It is fun roaming from town to town down a lonely, hot, rural highway. Each community has its unique flavor. Residents, usually numbering only in the hundreds, are fiercely proud of their town’s heritage and place in history. [This seems to be different from the older towns and villages in the northeast where folks seem vaguely aware of their community’s history but do not seem to spend a lot of energy contemplating the past]

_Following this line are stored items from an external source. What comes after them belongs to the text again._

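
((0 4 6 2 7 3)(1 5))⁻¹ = (0 3 7 2 6 4)(1 5)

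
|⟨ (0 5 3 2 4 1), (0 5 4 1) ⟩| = 720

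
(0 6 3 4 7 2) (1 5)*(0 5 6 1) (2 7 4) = (0 1 6 3 2 5) 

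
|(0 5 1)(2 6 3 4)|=12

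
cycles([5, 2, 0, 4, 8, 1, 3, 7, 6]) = (0 5 1 2)(3 4 8 6)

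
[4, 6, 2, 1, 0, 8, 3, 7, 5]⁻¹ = [4, 3, 2, 6, 0, 8, 1, 7, 5]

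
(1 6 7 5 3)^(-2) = (1 5 6 3 7)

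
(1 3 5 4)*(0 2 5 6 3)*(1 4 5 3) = (0 2 3 6 1)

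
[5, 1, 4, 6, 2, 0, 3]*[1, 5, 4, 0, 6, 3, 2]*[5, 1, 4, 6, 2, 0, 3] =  [6, 0, 3, 4, 2, 1, 5]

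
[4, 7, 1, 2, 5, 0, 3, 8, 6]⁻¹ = [5, 2, 3, 6, 0, 4, 8, 1, 7]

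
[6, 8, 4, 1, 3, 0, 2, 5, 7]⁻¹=[5, 3, 6, 4, 2, 7, 0, 8, 1]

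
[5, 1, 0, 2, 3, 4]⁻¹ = [2, 1, 3, 4, 5, 0]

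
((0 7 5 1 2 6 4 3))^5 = (0 6 5 3 2 7 4 1)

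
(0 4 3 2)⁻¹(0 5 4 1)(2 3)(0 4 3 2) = (0 2)(1 4 5 3)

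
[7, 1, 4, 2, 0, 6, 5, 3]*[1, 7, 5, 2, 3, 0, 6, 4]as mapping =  [0→4, 1→7, 2→3, 3→5, 4→1, 5→6, 6→0, 7→2]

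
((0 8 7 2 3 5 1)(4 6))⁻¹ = (0 1 5 3 2 7 8)(4 6)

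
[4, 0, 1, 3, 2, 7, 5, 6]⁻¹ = [1, 2, 4, 3, 0, 6, 7, 5]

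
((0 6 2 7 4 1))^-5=(0 6 2 7 4 1)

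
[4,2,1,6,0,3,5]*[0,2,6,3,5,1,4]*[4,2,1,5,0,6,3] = [6,3,1,0,4,5,2]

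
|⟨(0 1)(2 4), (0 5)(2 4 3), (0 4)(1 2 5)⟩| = 720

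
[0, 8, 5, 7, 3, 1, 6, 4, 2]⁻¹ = [0, 5, 8, 4, 7, 2, 6, 3, 1]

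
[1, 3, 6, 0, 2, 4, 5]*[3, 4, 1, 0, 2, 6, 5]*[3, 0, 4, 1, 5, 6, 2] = [5, 3, 6, 1, 0, 4, 2]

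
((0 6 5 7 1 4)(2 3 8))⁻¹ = (0 4 1 7 5 6)(2 8 3)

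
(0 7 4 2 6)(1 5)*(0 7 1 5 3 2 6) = (0 1 3 2)(4 6 7)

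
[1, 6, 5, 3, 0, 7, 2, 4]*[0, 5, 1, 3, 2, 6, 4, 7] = [5, 4, 6, 3, 0, 7, 1, 2]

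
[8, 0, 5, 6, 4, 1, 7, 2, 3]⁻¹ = [1, 5, 7, 8, 4, 2, 3, 6, 0]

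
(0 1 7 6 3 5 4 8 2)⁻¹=(0 2 8 4 5 3 6 7 1)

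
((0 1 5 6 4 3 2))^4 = (0 4 1 3 5 2 6)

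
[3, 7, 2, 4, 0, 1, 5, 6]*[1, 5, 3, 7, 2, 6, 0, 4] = [7, 4, 3, 2, 1, 5, 6, 0]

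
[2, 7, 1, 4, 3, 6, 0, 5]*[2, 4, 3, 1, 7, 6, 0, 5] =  [3, 5, 4, 7, 1, 0, 2, 6]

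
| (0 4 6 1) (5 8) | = 4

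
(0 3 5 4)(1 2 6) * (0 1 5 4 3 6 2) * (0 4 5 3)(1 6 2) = (0 2 1 4 6 3 5)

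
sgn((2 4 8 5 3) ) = 1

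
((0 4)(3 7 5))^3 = (0 4)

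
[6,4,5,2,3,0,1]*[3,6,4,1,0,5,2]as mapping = [0→2,1→0,2→5,3→4,4→1,5→3,6→6]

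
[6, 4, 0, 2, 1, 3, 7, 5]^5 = [2, 4, 3, 5, 1, 7, 0, 6]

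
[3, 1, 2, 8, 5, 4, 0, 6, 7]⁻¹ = [6, 1, 2, 0, 5, 4, 7, 8, 3]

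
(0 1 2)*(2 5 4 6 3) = (0 1 5 4 6 3 2)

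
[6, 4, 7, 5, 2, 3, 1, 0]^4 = [2, 0, 1, 3, 6, 5, 7, 4]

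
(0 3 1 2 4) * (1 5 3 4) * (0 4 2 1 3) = (0 2 3 5) 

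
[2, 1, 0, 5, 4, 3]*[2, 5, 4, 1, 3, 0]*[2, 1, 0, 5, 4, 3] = [4, 3, 0, 2, 5, 1]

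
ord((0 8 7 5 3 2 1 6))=8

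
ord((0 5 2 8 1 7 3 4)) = 8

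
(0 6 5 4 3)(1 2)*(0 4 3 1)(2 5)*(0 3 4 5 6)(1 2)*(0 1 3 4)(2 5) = (0 1 6 3 2 4 5)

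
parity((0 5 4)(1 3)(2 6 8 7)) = even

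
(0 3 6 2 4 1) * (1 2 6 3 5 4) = (0 5 4 2 1)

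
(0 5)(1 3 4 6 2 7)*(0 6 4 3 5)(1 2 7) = (1 5 6 7 2)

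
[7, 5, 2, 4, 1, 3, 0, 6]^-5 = [7, 4, 2, 5, 3, 1, 0, 6]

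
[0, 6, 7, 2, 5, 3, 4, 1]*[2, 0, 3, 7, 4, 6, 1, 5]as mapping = [0→2, 1→1, 2→5, 3→3, 4→6, 5→7, 6→4, 7→0]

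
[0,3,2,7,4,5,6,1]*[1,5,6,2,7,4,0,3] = [1,2,6,3,7,4,0,5]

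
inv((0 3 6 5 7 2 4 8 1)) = (0 1 8 4 2 7 5 6 3)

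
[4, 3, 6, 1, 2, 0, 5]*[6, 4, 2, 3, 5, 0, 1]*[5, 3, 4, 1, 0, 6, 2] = [6, 1, 3, 0, 4, 2, 5]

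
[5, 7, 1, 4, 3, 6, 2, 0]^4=[1, 6, 5, 3, 4, 7, 0, 2]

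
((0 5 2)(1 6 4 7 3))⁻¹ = (0 2 5)(1 3 7 4 6)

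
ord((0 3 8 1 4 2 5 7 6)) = 9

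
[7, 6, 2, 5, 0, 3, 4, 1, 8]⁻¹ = [4, 7, 2, 5, 6, 3, 1, 0, 8]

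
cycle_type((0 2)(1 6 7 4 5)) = 2.5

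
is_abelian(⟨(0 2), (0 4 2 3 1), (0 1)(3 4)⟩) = no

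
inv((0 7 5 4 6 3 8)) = (0 8 3 6 4 5 7)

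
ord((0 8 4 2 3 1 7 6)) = 8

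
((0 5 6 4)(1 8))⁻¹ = (0 4 6 5)(1 8)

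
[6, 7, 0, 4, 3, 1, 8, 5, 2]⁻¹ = [2, 5, 8, 4, 3, 7, 0, 1, 6]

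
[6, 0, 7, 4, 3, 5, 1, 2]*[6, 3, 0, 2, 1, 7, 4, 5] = [4, 6, 5, 1, 2, 7, 3, 0]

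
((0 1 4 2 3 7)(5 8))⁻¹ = (0 7 3 2 4 1)(5 8)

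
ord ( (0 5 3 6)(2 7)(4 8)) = 4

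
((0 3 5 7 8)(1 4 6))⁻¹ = (0 8 7 5 3)(1 6 4)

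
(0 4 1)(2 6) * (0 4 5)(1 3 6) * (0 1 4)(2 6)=(0 5 1)(2 4 3)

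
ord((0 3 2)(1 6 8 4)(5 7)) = 12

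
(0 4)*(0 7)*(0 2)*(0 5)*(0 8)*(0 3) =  (0 4 7 2 5 8 3)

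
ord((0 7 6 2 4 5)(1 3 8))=6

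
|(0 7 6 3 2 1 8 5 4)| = 9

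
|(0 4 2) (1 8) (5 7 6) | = 6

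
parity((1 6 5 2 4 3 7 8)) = odd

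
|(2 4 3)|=3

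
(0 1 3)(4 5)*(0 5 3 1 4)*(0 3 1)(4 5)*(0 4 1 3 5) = (1 4 3)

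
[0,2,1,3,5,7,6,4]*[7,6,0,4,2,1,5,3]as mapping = [0→7,1→0,2→6,3→4,4→1,5→3,6→5,7→2]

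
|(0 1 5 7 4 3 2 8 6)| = 9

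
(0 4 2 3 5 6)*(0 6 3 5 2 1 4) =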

Elk Creek, Nebraska, like many other little places here, sprang up around the railroad, when the train company decided to build a depot on this track of farm land. Settlers, business people, and every day folk set up their living quarters around the rail stop. Just like in the dime western novel there were clap board houses, a church, and shops and of course a salon. Many of the earliest arrivals found work on the railroad. They also brought fervent sentiments for their ancestor’s religious beliefs. In this town many of the early inhabitants were Irish Roman Catholic.

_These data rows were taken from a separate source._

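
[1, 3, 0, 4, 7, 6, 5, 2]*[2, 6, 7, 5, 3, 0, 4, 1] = [6, 5, 2, 3, 1, 4, 0, 7]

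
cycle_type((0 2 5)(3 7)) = 2.3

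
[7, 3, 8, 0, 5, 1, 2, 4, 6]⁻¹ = [3, 5, 6, 1, 7, 4, 8, 0, 2]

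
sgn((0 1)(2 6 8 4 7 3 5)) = -1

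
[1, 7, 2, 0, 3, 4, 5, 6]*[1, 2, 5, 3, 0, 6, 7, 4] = [2, 4, 5, 1, 3, 0, 6, 7]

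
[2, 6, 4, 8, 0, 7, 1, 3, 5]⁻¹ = [4, 6, 0, 7, 2, 8, 1, 5, 3]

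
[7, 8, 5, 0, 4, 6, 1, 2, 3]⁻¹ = [3, 6, 7, 8, 4, 2, 5, 0, 1]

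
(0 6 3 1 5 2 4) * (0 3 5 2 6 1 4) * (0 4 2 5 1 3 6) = (0 3 2 4 6 1 5)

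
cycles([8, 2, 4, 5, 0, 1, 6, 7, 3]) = (0 8 3 5 1 2 4)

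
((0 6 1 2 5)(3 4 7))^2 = (0 1 5 6 2)(3 7 4)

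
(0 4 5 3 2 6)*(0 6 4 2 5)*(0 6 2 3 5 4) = (0 3 4 6 2)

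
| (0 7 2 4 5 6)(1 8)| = 6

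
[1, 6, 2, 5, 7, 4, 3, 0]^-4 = [3, 5, 2, 7, 1, 0, 4, 6]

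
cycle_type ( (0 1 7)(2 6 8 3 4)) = 3.5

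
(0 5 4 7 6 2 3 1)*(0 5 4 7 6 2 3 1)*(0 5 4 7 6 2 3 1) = (0 7 3 5 6 1 4 2) 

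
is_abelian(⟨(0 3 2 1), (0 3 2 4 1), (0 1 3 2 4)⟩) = no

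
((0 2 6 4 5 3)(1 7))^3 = (0 4)(1 7)(2 5)(3 6)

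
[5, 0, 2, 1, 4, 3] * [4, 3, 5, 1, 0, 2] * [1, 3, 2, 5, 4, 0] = [2, 4, 0, 5, 1, 3] 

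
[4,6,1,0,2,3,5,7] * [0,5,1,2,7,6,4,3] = [7,4,5,0,1,2,6,3]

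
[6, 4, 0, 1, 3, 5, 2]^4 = [6, 4, 0, 1, 3, 5, 2]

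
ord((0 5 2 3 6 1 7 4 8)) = 9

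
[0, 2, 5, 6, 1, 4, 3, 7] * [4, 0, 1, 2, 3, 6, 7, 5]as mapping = [0→4, 1→1, 2→6, 3→7, 4→0, 5→3, 6→2, 7→5]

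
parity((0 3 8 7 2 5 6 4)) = odd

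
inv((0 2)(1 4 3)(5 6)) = (0 2)(1 3 4)(5 6)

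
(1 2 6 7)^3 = (1 7 6 2)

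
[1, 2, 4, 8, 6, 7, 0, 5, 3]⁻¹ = [6, 0, 1, 8, 2, 7, 4, 5, 3]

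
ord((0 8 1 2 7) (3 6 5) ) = 15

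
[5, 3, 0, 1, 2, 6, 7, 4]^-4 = [6, 1, 5, 3, 0, 7, 4, 2]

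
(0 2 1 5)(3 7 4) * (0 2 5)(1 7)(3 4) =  (0 5 2 7 3 1)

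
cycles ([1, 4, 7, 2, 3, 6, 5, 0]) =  (0 1 4 3 2 7)(5 6)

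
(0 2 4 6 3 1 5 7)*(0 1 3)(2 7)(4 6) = (0 7 1 5 2 6)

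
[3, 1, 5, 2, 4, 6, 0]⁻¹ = [6, 1, 3, 0, 4, 2, 5]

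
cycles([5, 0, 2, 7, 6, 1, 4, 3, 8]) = (0 5 1)(3 7)(4 6)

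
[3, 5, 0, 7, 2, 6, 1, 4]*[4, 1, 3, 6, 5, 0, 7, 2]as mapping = [0→6, 1→0, 2→4, 3→2, 4→3, 5→7, 6→1, 7→5]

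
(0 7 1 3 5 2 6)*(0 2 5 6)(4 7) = (0 4 7 1 3 6 2)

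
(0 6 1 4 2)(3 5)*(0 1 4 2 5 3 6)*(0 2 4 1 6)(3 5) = (0 2 6 1 4 3 5)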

Just like in “Lonesome Prairie” the original cattle were driven here by daring drovers all the way from Texas. The cattle barons assumed they had a God given right to take over the land that had been hunted for centuries by local Native Americans. Settlers arrived in mass not much later. Since “the Great White Father” way back in Washington, D.C. had given each of them free land for farming they naturally assumed they had a God given right to farm the land, and fence out bothersome cattle. Add to this explosive mix ruffians, drifters, gun fighters, gamblers and con men, The resulting violence was inevitable!
But hold on Nebraska! You are not alone. Every state west of the Mississippi has the same heritage. And, save the cattle, every state in the lower 48 has a past much the same. Yes, this is what America was once like.